I tend to believe that people here don’t even use spritesheets, because of the involved additional steps for preparing the spritesheets. So, it may be somewhat romantic to promote a “best practice” for universal scaling that not only *requires* everything to be in spritesheets, but also dictates every coordinate to be given as a percentage. Maybe it’s the healthiest thing in the world, but in the end Corona is more or less a middleware for people that prefer convenience (easiness) over flexibility (including myself to an extent).
Now, regarding your question, positioning is *absolute* in Corona (by default). To see how this lacks universability try the following:
Place a sprite/image/shape at coordinates (480,320), which stands for bottom right on landscape, while working with the iPhone Simulator. You now have two options for getting your sprite showing on the iPad simulator…
You either setup your config.lua to include (width=480, height=320, scaling=“letterbox”) for activating Ansca’s “Dynamic Content Scaling” and you get a properly sized sprite BUT displayed NEAR bottom right, because iPad has a different ratio to that of iPhone
OR
You delete config.lua (deactivating Dynamic Content Scaling) and then you correct the coordinate *by hand* to (1024,768) and you get your sprite at the proper position (bottom right of the screen) on iPad BUT you also get it half sized because of the double+ resolution that iPad has over iPhone (while your image stays the same).
Now can you see where “Relative Positioning” (percentages instead of absolute coordinates) can help? You don’t want to make a different build (correct coordinates) for each set of devices that have a different ratio (width/height). You only want 1 Universal build !

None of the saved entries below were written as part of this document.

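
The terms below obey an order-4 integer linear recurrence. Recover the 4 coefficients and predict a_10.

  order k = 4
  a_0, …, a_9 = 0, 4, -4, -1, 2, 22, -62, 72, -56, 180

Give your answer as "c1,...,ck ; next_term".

  a_4 = -2·-1 + -2·-4 + -2·4 + 4·0 = 2
  a_5 = -2·2 + -2·-1 + -2·-4 + 4·4 = 22
  a_6 = -2·22 + -2·2 + -2·-1 + 4·-4 = -62
  a_7 = -2·-62 + -2·22 + -2·2 + 4·-1 = 72
  a_8 = -2·72 + -2·-62 + -2·22 + 4·2 = -56
  a_9 = -2·-56 + -2·72 + -2·-62 + 4·22 = 180
  a_10 = -2·180 + -2·-56 + -2·72 + 4·-62 = -640

-2,-2,-2,4 ; -640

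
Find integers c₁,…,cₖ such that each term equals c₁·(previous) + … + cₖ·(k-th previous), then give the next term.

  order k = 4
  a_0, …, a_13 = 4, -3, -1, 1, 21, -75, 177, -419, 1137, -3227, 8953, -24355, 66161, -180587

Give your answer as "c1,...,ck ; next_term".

-3,-2,-2,4 ; 493961

  a_4 = -3·1 + -2·-1 + -2·-3 + 4·4 = 21
  a_5 = -3·21 + -2·1 + -2·-1 + 4·-3 = -75
  a_6 = -3·-75 + -2·21 + -2·1 + 4·-1 = 177
  a_7 = -3·177 + -2·-75 + -2·21 + 4·1 = -419
  a_8 = -3·-419 + -2·177 + -2·-75 + 4·21 = 1137
  a_9 = -3·1137 + -2·-419 + -2·177 + 4·-75 = -3227
  a_10 = -3·-3227 + -2·1137 + -2·-419 + 4·177 = 8953
  a_11 = -3·8953 + -2·-3227 + -2·1137 + 4·-419 = -24355
  a_12 = -3·-24355 + -2·8953 + -2·-3227 + 4·1137 = 66161
  a_13 = -3·66161 + -2·-24355 + -2·8953 + 4·-3227 = -180587
  a_14 = -3·-180587 + -2·66161 + -2·-24355 + 4·8953 = 493961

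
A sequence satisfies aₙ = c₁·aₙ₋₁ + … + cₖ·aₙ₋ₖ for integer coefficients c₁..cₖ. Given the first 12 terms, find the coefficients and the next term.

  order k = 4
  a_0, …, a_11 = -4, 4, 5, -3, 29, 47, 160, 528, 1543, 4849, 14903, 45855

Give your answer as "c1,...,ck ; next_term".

  a_4 = 2·-3 + 3·5 + 2·4 + -3·-4 = 29
  a_5 = 2·29 + 3·-3 + 2·5 + -3·4 = 47
  a_6 = 2·47 + 3·29 + 2·-3 + -3·5 = 160
  a_7 = 2·160 + 3·47 + 2·29 + -3·-3 = 528
  a_8 = 2·528 + 3·160 + 2·47 + -3·29 = 1543
  a_9 = 2·1543 + 3·528 + 2·160 + -3·47 = 4849
  a_10 = 2·4849 + 3·1543 + 2·528 + -3·160 = 14903
  a_11 = 2·14903 + 3·4849 + 2·1543 + -3·528 = 45855
  a_12 = 2·45855 + 3·14903 + 2·4849 + -3·1543 = 141488

2,3,2,-3 ; 141488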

The solution I propose (“Adaptive Layout”), uses relative positioning to correctly place things on screen and alongside it detects the device and selectively loads the most appropriate version of your provided spritesheets to maintain same sprite sizes among ANY devices. It also corrects the absence of suited versions by scaling sprites up/down, so that you always get a sprite with a size of the same screen proportion.